Wie hast Du Deine Hauptdarstellerin Halldóra Geirharðsdóttir gefunden?
Die Rolle der Halla zu besetzen, war ein langwieriger und schwieriger Prozess. Dabei hatte ich, wie so häufig, die richtige Antwort direkt vor meiner Nase. Halldóra ist eine Freundin aus Kindertagen und eine Kollegin, wir sind fast wie Geschwister aufgewachsen, wobei sie die große Schwester war. Als wir 10 oder 11 Jahre alt waren, traten wir gemeinsam zum ersten Mal auf der großen Bühne des Nationaltheaters auf. Am Anfang der Entwicklung von GEGEN DEN STROM hatte ich auch ganz kurz die Idee, dass Halldóra Halla spielt. Aber dann habe ich die Idee verworfen und begann über andere Schauspieler nachzudenken, die ich ebenfalls sehr schätze. Außerdem musste ich für das Drehbuch an dem Konzept für die Zwillinge arbeiten, damit es absolut natürlich wirkte.
Aber das Schicksal brachte Halldóra zurück zu mir und mir wurde klar, dass sie nicht nur die offensichtliche, sondern auch die richtige Wahl für die Rolle ist. Als Schauspielerin ist sie eine Naturgewalt und am isländischen Theater ist sie DIE Schauspielerin unserer Generation. Ihre schauspielerische Bandbreite ist so groß, dass ich das Gefühl habe, ihr unglaubliches Talent zu schmälern und das ganze Spektrum ihrer Möglichkeiten nicht richtig zu beschreiben, wenn ich Halldóra einfach nur eine Schauspielerin nenne. Neben ihrer Arbeit für den Film ist sie außerdem die bekannteste Clownin und Komödiantin am Theater von Reykjavík und die gefragteste Schauspielerin für ernsthafte Rollen an den großen Repertoiretheatern Islands, an denen sie jede Spielzeit Hauptrollen übernimmt.
Sie hat mit Bravour Männerrollen gespielt, wie den Vladimir in „Warten auf Godot” und selbst den Ritter in „Don Quijote” – eine Rolle, die möglicherweise in gewisser Beziehung zu der steht, die sie nun im Film spielt.
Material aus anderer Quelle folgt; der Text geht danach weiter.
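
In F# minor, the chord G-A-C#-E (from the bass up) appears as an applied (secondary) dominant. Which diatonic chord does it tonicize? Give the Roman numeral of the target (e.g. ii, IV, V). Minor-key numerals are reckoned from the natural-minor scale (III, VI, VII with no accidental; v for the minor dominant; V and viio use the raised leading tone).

The chord is a dominant seventh chord on A.
A dominant resolves down a perfect fifth: A → D. In F# minor, D is scale degree 6, i.e. VI.

VI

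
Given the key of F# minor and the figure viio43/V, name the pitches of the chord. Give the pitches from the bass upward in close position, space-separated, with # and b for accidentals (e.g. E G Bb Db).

F# A B# D#

viio43/V is a secondary leading-tone chord. The target V is C# in F# minor; the applied chord is rooted a semitone below, on B#.
Building a fully diminished seventh chord on B# gives B#-D#-F#-A.
With the 43 figure the chord is in second inversion; from the bass F# upward in close position it reads F#-A-B#-D#.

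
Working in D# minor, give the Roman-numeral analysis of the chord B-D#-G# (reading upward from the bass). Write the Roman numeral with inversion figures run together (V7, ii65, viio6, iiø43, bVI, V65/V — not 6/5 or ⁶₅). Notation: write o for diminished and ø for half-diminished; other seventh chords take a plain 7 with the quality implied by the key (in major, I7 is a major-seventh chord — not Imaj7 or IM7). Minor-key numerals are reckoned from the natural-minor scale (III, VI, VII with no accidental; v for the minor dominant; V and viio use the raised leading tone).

iv6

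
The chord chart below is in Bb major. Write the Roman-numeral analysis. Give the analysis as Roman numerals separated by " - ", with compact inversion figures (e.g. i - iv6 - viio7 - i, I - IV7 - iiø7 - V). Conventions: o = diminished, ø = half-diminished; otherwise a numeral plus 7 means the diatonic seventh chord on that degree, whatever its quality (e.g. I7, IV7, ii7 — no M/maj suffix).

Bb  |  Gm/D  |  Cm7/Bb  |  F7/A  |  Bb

Bb has root Bb, degree 1 in Bb major, so I.
Gm/D: root G is the submediant; minor triad there is vi64.
Cm7/Bb has root C, degree 2 in Bb major, so ii42.
F7/A: root F is the dominant; dominant seventh chord there is V65.
Bb: root Bb is the tonic; major triad there is I.

I - vi64 - ii42 - V65 - I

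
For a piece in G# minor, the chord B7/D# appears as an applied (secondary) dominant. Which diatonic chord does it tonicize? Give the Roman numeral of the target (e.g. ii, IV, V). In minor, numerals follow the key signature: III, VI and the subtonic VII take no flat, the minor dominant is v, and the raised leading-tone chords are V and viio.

VI

The chord is a dominant seventh chord on B.
A dominant resolves down a perfect fifth: B → E. In G# minor, E is scale degree 6, i.e. VI.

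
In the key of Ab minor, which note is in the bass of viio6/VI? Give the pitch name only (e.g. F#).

The applied chord viio6/VI is rooted on Eb: Eb-Gb-Bbb.
The figure 6 means first inversion — the third is in the bass.

Gb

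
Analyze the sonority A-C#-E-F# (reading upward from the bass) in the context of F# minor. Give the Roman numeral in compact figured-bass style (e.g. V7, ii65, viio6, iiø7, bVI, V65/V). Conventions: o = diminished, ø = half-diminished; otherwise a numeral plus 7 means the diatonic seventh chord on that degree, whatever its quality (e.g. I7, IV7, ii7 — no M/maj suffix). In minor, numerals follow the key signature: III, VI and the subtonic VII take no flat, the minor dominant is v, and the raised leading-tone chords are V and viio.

Stacked in thirds the chord is F#-A-C#-E: a minor seventh chord on F#.
In F# minor, F# is the tonic; the diatonic minor seventh chord there is i7.
With A in the bass the chord is in first inversion, so the figured bass is 65.

i65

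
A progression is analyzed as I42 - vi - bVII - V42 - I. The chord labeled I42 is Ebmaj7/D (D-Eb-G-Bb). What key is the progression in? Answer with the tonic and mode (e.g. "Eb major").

Eb major

I42 is given as D-Eb-G-Bb — a major seventh chord with root Eb.
If Eb is scale degree 1 and the mode makes that degree carry a major seventh chord, the tonic is Eb and the mode is major.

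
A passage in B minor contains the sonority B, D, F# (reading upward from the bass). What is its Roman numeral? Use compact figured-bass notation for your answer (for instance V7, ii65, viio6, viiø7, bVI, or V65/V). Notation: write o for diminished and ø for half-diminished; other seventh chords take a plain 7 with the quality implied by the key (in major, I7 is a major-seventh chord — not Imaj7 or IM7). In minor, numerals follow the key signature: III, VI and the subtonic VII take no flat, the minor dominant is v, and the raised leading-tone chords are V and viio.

i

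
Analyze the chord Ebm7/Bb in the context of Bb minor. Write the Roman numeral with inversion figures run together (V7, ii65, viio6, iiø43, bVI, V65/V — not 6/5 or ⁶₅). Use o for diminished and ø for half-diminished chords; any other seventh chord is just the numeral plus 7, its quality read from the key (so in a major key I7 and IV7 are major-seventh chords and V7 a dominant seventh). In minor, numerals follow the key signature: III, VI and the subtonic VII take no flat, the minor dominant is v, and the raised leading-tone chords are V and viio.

iv43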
Und das ist nur der Anfang. Sie wurde außerdem berühmt, weil sie sich ein Alter Ego erschaffen hat, einen chauvinistischen Kerl namens „Smári” aus dem Duo „Hannes und Smári”. Sie und ihre männlichen Figuren sind mittlerweile am isländischen Theater absoluter Kult geworden. Ich glaube, man könnte Halldóra die Sarah Bernhardt von Island nennen – wenn Sarah Bernhardt es schaffen würde, dem Vergleich standzuhalten!
 
War es Zufall, dass sie den gleichen Namen trägt wie die Heldin des Films?
Halla ist ein weitverbreiteter Name in Island und noch dazu einer, der eine ganze Menge historische und kulturelle Verweise in sich trägt. Halla und Eyvindur sind Legenden in der isländischen Geschichte. Sie waren die letzten Gesetzlosen, die  es im 17. Jahrhundert schafften, auf der Flucht 20 Jahre im Hochland zu überleben. Sie waren echte Bergbewohner, Schafdiebe und Rebellen, und es gibt viele Geschichten über ihre Abenteuer und Kämpfe.
Ungefähr vor einem Jahrhundert schrieb der isländische Dichter und Bühnenautor Jóhann Sigurjónsson das Stück „Eyvindur of the Mountains” über sie, das es auf internationale Bühnen schaffte und erfolgreich durch mehrere Länder tourte.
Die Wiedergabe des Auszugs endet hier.